Kedua, jam belajar terbatas dan minim alat peraga. Sekitar 10 tahun yang lalu aku pernah bekerja di sekolah islam yang berafiliasi dengan sekolah di Singapura. Model pembelajaran yang kami terapkan pada saat itu mendekati contextual learning dan disusun tematik. Kala itu aku yang berada di bagian keuangan merasakan sendiri besarnya biaya operasional yang harus kami keluarkan untuk bahan dan alat peraga pembelajaran. Guru pun dituntut aktif dan kreatif menyiapkan bahan untuk setiap sesi tatap muka. Di samping itu, sekolah kami dulu merupakan sekolah full day yang mana jam belajarnya sangat panjang. Guru pun lebih leluasa mengatur aktivitas harian siswa sesuai dengan materi yang ingin diperdalam.
Ketiga, materi yang harus dituntaskan terlalu banyak.

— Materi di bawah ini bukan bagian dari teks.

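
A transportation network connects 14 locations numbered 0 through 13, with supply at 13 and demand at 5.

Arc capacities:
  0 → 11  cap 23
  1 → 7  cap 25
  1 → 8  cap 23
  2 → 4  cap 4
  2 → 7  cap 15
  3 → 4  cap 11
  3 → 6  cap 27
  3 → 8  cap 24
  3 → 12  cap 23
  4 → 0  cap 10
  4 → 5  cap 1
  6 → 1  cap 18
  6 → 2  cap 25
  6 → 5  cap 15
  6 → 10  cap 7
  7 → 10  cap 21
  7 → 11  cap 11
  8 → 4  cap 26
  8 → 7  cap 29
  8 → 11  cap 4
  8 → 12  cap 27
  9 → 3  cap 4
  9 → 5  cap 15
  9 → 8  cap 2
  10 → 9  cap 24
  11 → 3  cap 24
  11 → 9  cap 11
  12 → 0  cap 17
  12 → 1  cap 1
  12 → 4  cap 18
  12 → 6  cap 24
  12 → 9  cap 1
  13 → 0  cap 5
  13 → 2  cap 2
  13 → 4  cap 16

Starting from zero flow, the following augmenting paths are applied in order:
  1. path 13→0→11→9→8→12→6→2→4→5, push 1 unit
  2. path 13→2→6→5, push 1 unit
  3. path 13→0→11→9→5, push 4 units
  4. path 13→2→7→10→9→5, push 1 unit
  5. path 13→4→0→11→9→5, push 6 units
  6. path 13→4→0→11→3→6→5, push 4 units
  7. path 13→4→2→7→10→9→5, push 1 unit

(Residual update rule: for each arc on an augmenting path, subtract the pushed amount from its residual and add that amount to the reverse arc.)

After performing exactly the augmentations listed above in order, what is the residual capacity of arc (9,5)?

after path 1 (13→0→11→9→8→12→6→2→4→5, push 1): res(9,5)=15
after path 2 (13→2→6→5, push 1): res(9,5)=15
after path 3 (13→0→11→9→5, push 4): res(9,5)=11
after path 4 (13→2→7→10→9→5, push 1): res(9,5)=10
after path 5 (13→4→0→11→9→5, push 6): res(9,5)=4
after path 6 (13→4→0→11→3→6→5, push 4): res(9,5)=4
after path 7 (13→4→2→7→10→9→5, push 1): res(9,5)=3

Residual capacity of (9,5): 3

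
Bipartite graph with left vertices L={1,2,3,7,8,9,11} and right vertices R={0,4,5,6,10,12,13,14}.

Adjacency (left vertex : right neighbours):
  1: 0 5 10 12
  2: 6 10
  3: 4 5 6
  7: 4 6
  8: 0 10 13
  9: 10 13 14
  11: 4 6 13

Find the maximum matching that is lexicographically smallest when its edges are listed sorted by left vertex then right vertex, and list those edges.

Lex-smallest maximum matching: {(1,0), (2,6), (3,5), (7,4), (8,10), (9,14), (11,13)}

|M| = 7 (so the lex-smallest maximum matching has 7 edges)
process left vertices in ascending order; for each, take the smallest-labelled available neighbour that still permits 7 edges overall, or leave it unmatched if none does
lex-smallest matching: {1-0, 2-6, 3-5, 7-4, 8-10, 9-14, 11-13}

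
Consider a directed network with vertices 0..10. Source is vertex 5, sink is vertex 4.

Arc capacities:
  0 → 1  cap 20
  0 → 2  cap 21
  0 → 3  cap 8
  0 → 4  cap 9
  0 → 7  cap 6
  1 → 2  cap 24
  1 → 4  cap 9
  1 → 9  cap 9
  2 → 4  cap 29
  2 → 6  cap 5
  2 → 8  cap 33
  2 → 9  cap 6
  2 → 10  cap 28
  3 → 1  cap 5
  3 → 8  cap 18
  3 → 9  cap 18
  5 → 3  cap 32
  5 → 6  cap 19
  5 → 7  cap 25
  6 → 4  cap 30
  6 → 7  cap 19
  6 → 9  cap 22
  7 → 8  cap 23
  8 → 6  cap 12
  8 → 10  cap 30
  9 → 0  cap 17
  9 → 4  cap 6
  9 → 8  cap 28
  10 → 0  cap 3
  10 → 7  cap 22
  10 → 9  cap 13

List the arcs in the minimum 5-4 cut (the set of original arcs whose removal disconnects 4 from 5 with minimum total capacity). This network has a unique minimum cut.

augment #1: 5→6→4 push 19
augment #2: 5→3→1→4 push 5
augment #3: 5→3→9→4 push 6
augment #4: 5→3→8→6→4 push 11
augment #5: 5→3→9→0→4 push 9
augment #6: 5→3→9→0→1→4 push 1
augment #7: 5→7→8→10→0→1→4 push 3
augment #8: 5→7→8→3→9→0→2→4 push 2
augment #9: 5→7→8→6→9→0→2→4 push 1
augment #10: 5→7→8→10→9→0→2→4 push 4
max flow = 61; residual-reachable set from 5 gives S-side
cut edges (S→T): {(3,1), (6,4), (9,0), (9,4), (10,0)} total cap 61

Min-cut arcs: {(3,1), (6,4), (9,0), (9,4), (10,0)} (total capacity 61)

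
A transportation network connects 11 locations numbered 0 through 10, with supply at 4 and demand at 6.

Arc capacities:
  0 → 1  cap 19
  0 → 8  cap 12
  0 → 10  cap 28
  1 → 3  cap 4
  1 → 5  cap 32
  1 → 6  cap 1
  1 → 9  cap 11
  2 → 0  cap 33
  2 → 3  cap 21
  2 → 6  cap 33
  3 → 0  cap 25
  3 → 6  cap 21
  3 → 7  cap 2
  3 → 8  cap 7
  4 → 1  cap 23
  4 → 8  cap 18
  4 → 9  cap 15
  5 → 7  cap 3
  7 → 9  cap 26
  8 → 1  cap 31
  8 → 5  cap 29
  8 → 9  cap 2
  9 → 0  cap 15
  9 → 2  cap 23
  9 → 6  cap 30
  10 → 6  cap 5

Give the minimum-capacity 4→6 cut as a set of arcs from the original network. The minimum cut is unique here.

augment #1: 4→1→6 push 1
augment #2: 4→9→6 push 15
augment #3: 4→1→3→6 push 4
augment #4: 4→1→9→6 push 11
augment #5: 4→8→9→6 push 2
augment #6: 4→1→5→7→9→6 push 2
augment #7: 4→1→5→7→9→2→6 push 1
max flow = 36; residual-reachable set from 4 gives S-side
cut edges (S→T): {(1,3), (1,6), (1,9), (4,9), (5,7), (8,9)} total cap 36

Min-cut arcs: {(1,3), (1,6), (1,9), (4,9), (5,7), (8,9)} (total capacity 36)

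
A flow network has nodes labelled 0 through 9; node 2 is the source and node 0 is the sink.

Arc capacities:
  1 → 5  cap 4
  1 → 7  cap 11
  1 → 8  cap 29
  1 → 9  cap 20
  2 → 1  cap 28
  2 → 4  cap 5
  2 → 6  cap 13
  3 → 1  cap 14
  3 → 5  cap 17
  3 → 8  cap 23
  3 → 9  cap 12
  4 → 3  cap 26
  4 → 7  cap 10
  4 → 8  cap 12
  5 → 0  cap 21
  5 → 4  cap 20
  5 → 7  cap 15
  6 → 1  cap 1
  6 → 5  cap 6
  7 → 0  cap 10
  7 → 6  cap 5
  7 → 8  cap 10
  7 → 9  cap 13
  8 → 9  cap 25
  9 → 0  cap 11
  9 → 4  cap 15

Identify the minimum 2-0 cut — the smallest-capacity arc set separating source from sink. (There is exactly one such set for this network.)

Min-cut arcs: {(2,1), (2,4), (6,1), (6,5)} (total capacity 40)

augment #1: 2→1→5→0 push 4
augment #2: 2→1→7→0 push 10
augment #3: 2→1→9→0 push 11
augment #4: 2→6→5→0 push 6
augment #5: 2→4→3→5→0 push 5
augment #6: 2→1→9→4→3→5→0 push 3
augment #7: 2→6→1→9→4→3→5→0 push 1
max flow = 40; residual-reachable set from 2 gives S-side
cut edges (S→T): {(2,1), (2,4), (6,1), (6,5)} total cap 40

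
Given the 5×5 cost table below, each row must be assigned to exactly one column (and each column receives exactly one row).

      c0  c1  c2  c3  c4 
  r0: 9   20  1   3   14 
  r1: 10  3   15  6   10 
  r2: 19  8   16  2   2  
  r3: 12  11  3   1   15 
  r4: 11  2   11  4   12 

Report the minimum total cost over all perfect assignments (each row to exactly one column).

Minimum assignment cost: 16

optimal assignment: row0→col2 (cost 1), row1→col0 (cost 10), row2→col4 (cost 2), row3→col3 (cost 1), row4→col1 (cost 2)
total = 1 + 10 + 2 + 1 + 2 = 16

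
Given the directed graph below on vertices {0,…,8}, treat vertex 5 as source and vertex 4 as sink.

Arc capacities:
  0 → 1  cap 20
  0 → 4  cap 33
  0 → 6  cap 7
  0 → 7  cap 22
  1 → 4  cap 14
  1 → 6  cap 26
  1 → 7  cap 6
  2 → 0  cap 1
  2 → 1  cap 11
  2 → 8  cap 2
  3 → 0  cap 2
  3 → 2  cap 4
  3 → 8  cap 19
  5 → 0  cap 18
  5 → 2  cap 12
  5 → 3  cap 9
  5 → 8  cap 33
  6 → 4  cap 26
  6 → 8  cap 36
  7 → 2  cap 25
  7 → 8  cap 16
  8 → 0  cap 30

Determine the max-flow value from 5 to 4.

Maximum flow value: 62

augment #1: 5→0→4 bottleneck 18, total now 18
augment #2: 5→2→0→4 bottleneck 1, total now 19
augment #3: 5→2→1→4 bottleneck 11, total now 30
augment #4: 5→3→0→4 bottleneck 2, total now 32
augment #5: 5→8→0→4 bottleneck 12, total now 44
augment #6: 5→8→0→1→4 bottleneck 3, total now 47
augment #7: 5→8→0→6→4 bottleneck 7, total now 54
augment #8: 5→8→0→1→6→4 bottleneck 8, total now 62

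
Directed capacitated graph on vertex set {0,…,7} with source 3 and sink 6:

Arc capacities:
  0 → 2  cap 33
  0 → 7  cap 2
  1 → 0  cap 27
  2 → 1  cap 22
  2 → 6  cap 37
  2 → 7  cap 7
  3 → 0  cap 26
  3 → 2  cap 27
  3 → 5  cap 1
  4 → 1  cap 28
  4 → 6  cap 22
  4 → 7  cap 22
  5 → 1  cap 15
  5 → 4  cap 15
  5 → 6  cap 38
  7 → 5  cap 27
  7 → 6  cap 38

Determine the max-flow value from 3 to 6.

Maximum flow value: 47

augment #1: 3→2→6 bottleneck 27, total now 27
augment #2: 3→5→6 bottleneck 1, total now 28
augment #3: 3→0→2→6 bottleneck 10, total now 38
augment #4: 3→0→7→6 bottleneck 2, total now 40
augment #5: 3→0→2→7→6 bottleneck 7, total now 47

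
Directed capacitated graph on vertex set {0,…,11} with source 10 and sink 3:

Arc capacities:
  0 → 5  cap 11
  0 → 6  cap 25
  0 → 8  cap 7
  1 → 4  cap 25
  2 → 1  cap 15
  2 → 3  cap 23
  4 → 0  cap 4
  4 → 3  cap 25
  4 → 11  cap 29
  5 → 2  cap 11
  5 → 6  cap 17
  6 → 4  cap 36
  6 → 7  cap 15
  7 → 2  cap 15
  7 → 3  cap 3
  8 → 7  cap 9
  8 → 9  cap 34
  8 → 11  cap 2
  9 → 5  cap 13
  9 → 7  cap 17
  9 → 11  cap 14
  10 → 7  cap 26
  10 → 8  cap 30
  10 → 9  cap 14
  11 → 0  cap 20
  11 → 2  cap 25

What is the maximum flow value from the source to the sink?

Maximum flow value: 47

augment #1: 10→7→3 bottleneck 3, total now 3
augment #2: 10→7→2→3 bottleneck 15, total now 18
augment #3: 10→8→11→2→3 bottleneck 2, total now 20
augment #4: 10→9→5→2→3 bottleneck 6, total now 26
augment #5: 10→9→5→6→4→3 bottleneck 7, total now 33
augment #6: 10→9→11→0→6→4→3 bottleneck 1, total now 34
augment #7: 10→8→9→11→0→6→4→3 bottleneck 13, total now 47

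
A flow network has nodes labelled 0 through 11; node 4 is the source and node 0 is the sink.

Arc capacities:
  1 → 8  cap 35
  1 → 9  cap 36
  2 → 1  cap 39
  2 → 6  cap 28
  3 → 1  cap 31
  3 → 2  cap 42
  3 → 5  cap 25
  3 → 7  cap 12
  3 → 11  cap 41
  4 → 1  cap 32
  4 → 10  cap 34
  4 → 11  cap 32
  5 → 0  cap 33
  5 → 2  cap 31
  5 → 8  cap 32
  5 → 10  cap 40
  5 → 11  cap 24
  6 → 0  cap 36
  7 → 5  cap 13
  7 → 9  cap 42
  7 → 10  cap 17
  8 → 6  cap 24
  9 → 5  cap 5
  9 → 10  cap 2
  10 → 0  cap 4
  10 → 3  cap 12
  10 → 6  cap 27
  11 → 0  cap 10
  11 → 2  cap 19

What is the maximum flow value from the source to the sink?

augment #1: 4→10→0 bottleneck 4, total now 4
augment #2: 4→11→0 bottleneck 10, total now 14
augment #3: 4→10→6→0 bottleneck 27, total now 41
augment #4: 4→1→8→6→0 bottleneck 9, total now 50
augment #5: 4→1→9→5→0 bottleneck 5, total now 55
augment #6: 4→10→3→5→0 bottleneck 3, total now 58
augment #7: 4→1→9→10→3→5→0 bottleneck 2, total now 60
augment #8: 4→1→8→6→10→3→5→0 bottleneck 7, total now 67

Maximum flow value: 67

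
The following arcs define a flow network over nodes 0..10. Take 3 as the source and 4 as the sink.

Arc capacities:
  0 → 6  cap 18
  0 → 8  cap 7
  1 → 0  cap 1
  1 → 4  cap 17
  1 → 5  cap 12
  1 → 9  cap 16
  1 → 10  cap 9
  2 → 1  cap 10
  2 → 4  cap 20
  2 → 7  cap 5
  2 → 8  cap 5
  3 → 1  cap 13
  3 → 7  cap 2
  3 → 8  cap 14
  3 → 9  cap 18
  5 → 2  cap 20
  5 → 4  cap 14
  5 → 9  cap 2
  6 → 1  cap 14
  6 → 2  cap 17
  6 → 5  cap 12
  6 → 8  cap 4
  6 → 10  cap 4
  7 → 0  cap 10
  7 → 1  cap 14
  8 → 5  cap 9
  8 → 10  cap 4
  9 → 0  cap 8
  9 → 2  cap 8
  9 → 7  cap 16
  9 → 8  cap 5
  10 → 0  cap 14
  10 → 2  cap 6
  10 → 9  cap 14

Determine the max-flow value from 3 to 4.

Maximum flow value: 46

augment #1: 3→1→4 bottleneck 13, total now 13
augment #2: 3→7→1→4 bottleneck 2, total now 15
augment #3: 3→8→5→4 bottleneck 9, total now 24
augment #4: 3→9→2→4 bottleneck 8, total now 32
augment #5: 3→8→10→2→4 bottleneck 4, total now 36
augment #6: 3→9→7→1→4 bottleneck 2, total now 38
augment #7: 3→9→0→6→2→4 bottleneck 8, total now 46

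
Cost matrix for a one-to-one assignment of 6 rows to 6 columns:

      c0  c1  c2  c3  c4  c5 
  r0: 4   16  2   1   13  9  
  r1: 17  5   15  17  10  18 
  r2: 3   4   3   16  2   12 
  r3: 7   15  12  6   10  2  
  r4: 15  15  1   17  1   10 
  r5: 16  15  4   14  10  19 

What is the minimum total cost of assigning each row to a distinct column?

Minimum assignment cost: 16

optimal assignment: row0→col3 (cost 1), row1→col1 (cost 5), row2→col0 (cost 3), row3→col5 (cost 2), row4→col4 (cost 1), row5→col2 (cost 4)
total = 1 + 5 + 3 + 2 + 1 + 4 = 16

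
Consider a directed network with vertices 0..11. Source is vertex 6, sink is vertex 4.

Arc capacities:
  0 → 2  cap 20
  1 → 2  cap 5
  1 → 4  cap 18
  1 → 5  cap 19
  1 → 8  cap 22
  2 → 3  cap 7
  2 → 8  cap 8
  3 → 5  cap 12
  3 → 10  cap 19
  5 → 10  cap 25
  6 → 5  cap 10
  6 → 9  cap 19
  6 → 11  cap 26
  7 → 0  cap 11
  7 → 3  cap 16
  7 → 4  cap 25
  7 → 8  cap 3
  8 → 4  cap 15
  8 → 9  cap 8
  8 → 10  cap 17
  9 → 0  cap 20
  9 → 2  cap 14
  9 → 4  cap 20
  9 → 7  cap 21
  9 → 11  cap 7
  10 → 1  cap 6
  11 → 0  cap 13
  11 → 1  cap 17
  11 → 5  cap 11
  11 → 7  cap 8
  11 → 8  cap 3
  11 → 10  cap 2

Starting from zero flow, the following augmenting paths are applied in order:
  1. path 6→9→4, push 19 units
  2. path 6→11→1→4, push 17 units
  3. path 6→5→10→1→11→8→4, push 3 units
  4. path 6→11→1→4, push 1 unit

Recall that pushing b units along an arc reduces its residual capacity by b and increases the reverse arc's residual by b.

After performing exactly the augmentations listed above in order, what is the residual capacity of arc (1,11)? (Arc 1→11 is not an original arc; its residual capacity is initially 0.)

after path 1 (6→9→4, push 19): res(1,11)=0
after path 2 (6→11→1→4, push 17): res(1,11)=17
after path 3 (6→5→10→1→11→8→4, push 3): res(1,11)=14
after path 4 (6→11→1→4, push 1): res(1,11)=15

Residual capacity of (1,11): 15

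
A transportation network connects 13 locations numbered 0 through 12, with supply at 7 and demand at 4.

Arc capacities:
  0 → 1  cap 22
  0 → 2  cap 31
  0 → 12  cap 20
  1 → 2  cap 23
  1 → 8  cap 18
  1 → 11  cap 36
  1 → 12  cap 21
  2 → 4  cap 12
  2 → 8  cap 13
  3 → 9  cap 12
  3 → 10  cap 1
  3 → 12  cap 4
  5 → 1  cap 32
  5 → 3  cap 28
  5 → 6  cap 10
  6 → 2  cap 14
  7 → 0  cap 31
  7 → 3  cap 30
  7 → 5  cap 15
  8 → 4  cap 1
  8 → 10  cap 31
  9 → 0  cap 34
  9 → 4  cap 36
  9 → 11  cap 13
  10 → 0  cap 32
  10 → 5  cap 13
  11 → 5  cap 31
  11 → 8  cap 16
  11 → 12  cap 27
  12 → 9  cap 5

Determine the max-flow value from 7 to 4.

Maximum flow value: 30

augment #1: 7→0→2→4 bottleneck 12, total now 12
augment #2: 7→3→9→4 bottleneck 12, total now 24
augment #3: 7→0→1→8→4 bottleneck 1, total now 25
augment #4: 7→0→12→9→4 bottleneck 5, total now 30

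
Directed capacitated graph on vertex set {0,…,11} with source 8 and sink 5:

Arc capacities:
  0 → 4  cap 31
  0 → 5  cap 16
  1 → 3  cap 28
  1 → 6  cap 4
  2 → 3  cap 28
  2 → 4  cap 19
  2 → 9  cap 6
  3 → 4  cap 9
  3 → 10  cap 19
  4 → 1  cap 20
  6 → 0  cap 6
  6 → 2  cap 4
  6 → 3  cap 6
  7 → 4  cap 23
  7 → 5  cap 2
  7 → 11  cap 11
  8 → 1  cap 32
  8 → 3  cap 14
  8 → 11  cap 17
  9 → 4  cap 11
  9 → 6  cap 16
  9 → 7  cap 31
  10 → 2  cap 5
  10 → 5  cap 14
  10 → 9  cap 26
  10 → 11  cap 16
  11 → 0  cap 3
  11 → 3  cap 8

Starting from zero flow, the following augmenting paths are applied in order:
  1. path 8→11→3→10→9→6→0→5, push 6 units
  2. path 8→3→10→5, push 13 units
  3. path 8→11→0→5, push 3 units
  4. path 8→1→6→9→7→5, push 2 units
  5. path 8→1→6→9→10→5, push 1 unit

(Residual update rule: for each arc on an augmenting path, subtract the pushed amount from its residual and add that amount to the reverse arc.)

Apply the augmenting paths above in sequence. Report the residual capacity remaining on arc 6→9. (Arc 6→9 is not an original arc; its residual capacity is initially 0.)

after path 1 (8→11→3→10→9→6→0→5, push 6): res(6,9)=6
after path 2 (8→3→10→5, push 13): res(6,9)=6
after path 3 (8→11→0→5, push 3): res(6,9)=6
after path 4 (8→1→6→9→7→5, push 2): res(6,9)=4
after path 5 (8→1→6→9→10→5, push 1): res(6,9)=3

Residual capacity of (6,9): 3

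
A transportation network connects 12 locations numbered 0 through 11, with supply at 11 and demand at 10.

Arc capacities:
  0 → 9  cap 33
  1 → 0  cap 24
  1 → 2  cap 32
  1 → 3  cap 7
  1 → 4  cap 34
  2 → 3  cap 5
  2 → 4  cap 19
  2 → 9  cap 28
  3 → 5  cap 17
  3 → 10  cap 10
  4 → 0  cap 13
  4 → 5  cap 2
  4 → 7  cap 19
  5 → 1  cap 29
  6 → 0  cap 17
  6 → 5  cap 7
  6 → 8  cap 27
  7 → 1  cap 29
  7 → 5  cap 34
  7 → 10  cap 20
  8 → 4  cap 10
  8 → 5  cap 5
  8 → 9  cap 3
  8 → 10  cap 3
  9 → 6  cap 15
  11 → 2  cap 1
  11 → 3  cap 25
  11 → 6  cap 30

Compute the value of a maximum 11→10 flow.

augment #1: 11→3→10 bottleneck 10, total now 10
augment #2: 11→6→8→10 bottleneck 3, total now 13
augment #3: 11→2→4→7→10 bottleneck 1, total now 14
augment #4: 11→6→8→4→7→10 bottleneck 10, total now 24
augment #5: 11→3→5→1→4→7→10 bottleneck 8, total now 32

Maximum flow value: 32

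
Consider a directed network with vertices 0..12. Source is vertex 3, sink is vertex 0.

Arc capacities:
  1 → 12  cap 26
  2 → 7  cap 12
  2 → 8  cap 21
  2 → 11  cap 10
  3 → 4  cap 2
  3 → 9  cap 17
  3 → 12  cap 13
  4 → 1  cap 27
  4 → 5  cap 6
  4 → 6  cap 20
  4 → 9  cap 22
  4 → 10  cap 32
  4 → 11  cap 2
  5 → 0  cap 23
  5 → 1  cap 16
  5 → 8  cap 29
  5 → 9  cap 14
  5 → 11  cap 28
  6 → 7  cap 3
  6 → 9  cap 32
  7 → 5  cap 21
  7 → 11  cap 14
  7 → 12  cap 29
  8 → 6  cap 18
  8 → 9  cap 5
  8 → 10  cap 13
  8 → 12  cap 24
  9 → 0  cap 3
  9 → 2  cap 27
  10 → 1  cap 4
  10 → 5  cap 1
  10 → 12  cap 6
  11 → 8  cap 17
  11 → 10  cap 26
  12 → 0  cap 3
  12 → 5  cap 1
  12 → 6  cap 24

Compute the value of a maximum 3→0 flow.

augment #1: 3→9→0 bottleneck 3, total now 3
augment #2: 3→12→0 bottleneck 3, total now 6
augment #3: 3→4→5→0 bottleneck 2, total now 8
augment #4: 3→12→5→0 bottleneck 1, total now 9
augment #5: 3→9→2→7→5→0 bottleneck 12, total now 21
augment #6: 3→12→6→7→5→0 bottleneck 3, total now 24
augment #7: 3→9→2→8→10→5→0 bottleneck 1, total now 25

Maximum flow value: 25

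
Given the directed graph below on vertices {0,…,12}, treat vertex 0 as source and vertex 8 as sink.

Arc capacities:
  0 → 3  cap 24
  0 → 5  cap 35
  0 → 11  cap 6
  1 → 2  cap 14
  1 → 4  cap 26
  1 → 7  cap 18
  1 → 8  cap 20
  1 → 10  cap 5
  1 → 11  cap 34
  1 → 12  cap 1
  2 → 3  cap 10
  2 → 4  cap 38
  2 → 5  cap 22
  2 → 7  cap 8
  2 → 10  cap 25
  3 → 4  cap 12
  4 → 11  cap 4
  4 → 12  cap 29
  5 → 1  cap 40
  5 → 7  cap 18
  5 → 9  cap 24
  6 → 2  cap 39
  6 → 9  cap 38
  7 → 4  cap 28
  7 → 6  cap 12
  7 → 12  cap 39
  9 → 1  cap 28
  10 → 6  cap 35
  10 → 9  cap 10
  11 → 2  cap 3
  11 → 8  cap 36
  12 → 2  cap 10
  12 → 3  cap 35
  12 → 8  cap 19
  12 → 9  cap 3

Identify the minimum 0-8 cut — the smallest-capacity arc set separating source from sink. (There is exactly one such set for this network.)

Min-cut arcs: {(0,5), (0,11), (3,4)} (total capacity 53)

augment #1: 0→11→8 push 6
augment #2: 0→5→1→8 push 20
augment #3: 0→3→4→11→8 push 4
augment #4: 0→3→4→12→8 push 8
augment #5: 0→5→1→11→8 push 15
max flow = 53; residual-reachable set from 0 gives S-side
cut edges (S→T): {(0,5), (0,11), (3,4)} total cap 53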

Bisa dibayangkan dong, kalau materi banyak sedangkan waktu sangat singkat, otomatis semuanya serba dipercepat. Salah satu solusinya mau nggak mau orangtua yang bertugas menuntaskan.
Di samping hal-hal di atas, ada beberapa hal yang kurasa masih kurang sejalan antara tujuan dan penerapan kurtilas. Di antaranya mengenai penentuan KKM yang lumayan tinggi untuk semua mata pelajaran. Ya, angka 70 pada mata pelajaran matematika bagi sebagian siswa memang tidak seberapa susah untuk dicapai. Tapi bagi siswa lain yang belum atau tidak memiliki ketertarikan pada mata pelajaran ini, tentu sangat berat.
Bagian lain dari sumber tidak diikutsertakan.